Rappelons que l’Artsakh n’a jamais été une terre azérie, mais toujours une terre arménienne. En 1921, les Bolcheviks ont décidé de rattacher ces hauts plateaux à la future république soviétique d’Azerbaïdjan, dans une entreprise stalinienne de découpage du Caucase en confettis ethniques ingérables hors du strict contrôle de Moscou. Les républiques azerbaïdjanaise et géorgienne en font aussi les frais, avec les statuts spéciaux du Nakhitchevan, d’Adjarie, d’Abkhazie, d’Ossétie du Sud. Un sort identique est réservé aux petites républiques autonomes du Nord-Caucase, incluses dans la république soviétique fédérative de Russie (RSFSR), avec des frontières arbitraires, comme la république autonome de Tchétchénie-Ingouchie créée en 1936.

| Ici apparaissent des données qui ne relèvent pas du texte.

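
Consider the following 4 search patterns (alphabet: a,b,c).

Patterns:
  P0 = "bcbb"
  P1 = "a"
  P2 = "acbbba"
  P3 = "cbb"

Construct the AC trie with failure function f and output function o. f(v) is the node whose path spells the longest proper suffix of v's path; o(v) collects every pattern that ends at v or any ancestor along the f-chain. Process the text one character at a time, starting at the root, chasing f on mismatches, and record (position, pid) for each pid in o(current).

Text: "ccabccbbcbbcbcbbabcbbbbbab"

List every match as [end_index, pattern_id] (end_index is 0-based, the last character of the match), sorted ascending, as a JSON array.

Construct AC machine:
Trie (insert patterns):
  n0 'ε': a→5 b→1 c→11
  n1 'b': c→2
  n2 'bc': b→3
  n3 'bcb': b→4
  n4 'bcbb': ·  ←P0
  n5 'a': c→6  ←P1
  n6 'ac': b→7
  n7 'acb': b→8
  n8 'acbb': b→9
  n9 'acbbb': a→10
  n10 'acbbba': ·  ←P2
  n11 'c': b→12
  n12 'cb': b→13
  n13 'cbb': ·  ←P3

BFS fail/out derivation:
  n1('b'): parent n0 fail=0; on 'b' 0 → fail=0;  out ∅∪∅=∅
  n5('a'): parent n0 fail=0; on 'a' 0 → fail=0;  out {1}∪∅={1}
  n11('c'): parent n0 fail=0; on 'c' 0 → fail=0;  out ∅∪∅=∅
  n2('bc'): parent n1 fail=0; on 'c' 0 → fail=11;  out ∅∪∅=∅
  n6('ac'): parent n5 fail=0; on 'c' 0 → fail=11;  out ∅∪∅=∅
  n12('cb'): parent n11 fail=0; on 'b' 0 → fail=1;  out ∅∪∅=∅
  n3('bcb'): parent n2 fail=11; on 'b' 11 → fail=12;  out ∅∪∅=∅
  n7('acb'): parent n6 fail=11; on 'b' 11 → fail=12;  out ∅∪∅=∅
  n13('cbb'): parent n12 fail=1; on 'b' 1→0 → fail=1;  out {3}∪∅={3}
  n4('bcbb'): parent n3 fail=12; on 'b' 12 → fail=13;  out {0}∪{3}={0,3}
  n8('acbb'): parent n7 fail=12; on 'b' 12 → fail=13;  out ∅∪{3}={3}
  n9('acbbb'): parent n8 fail=13; on 'b' 13→1→0 → fail=1;  out ∅∪∅=∅
  n10('acbbba'): parent n9 fail=1; on 'a' 1→0 → fail=5;  out {2}∪{1}={1,2}

Run:
i=0 'c': node 0→11
i=1 'c': node 11→11 ·f
i=2 'a': node 11→5 ·f  emit P1@[2:2]
i=3 'b': node 5→1 ·f
i=4 'c': node 1→2
i=5 'c': node 2→11 ·f
i=6 'b': node 11→12
i=7 'b': node 12→13  emit P3@[5:7]
i=8 'c': node 13→2 ·f
i=9 'b': node 2→3
i=10 'b': node 3→4  emit P0@[7:10],P3@[8:10]
i=11 'c': node 4→2 ·f
i=12 'b': node 2→3
i=13 'c': node 3→2 ·f
i=14 'b': node 2→3
i=15 'b': node 3→4  emit P0@[12:15],P3@[13:15]
i=16 'a': node 4→5 ·f  emit P1@[16:16]
i=17 'b': node 5→1 ·f
i=18 'c': node 1→2
i=19 'b': node 2→3
i=20 'b': node 3→4  emit P0@[17:20],P3@[18:20]
i=21 'b': node 4→1 ·f
i=22 'b': node 1→1 ·f
i=23 'b': node 1→1 ·f
i=24 'a': node 1→5 ·f  emit P1@[24:24]
i=25 'b': node 5→1 ·f

Matches: [[2,1],[7,3],[10,0],[10,3],[15,0],[15,3],[16,1],[20,0],[20,3],[24,1]]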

En 1991, alors que les républiques de l’URSS ont voté leur indépendance, la région de l’Artsakh se proclame république et fait sécession de l’Azerbaïdjan. Le petit territoire se donne des institutions étatiques et les attributs d’un pays souverain. La république d’Artsakh – Haut Karabakh ne sera reconnue par aucun Etat, même pas la Russie et l’Arménie.
En 1994, après plusieurs années de guerre, l’Arménie, alors soutenue par Moscou, avait réussi à repousser les troupes azerbaïdjanaises hors du Karabakh, et des quatre districts environnants qui séparent l’enclave de l’Etat arménien. Erevan avait poussé sans aucun ménagement des centaines de milliers d’Azéris hors des districts occupés. L’exode dépassait largement en nombre l’exode des Arméniens en cet automne 2020.
La Turquie n’avait alors fourni aucune aide militaire à Bakou contre Erevan. Après l’éclatement de l’Union soviétique, elle avait adopté une politique prudente envers ses nouveaux voisins indépendants du Caucase : bonnes relations politiques et commerciales, grande ouverture aux touristes de l’ex-URSS, sans revendiquer une influence stratégique dans les pays turcophones.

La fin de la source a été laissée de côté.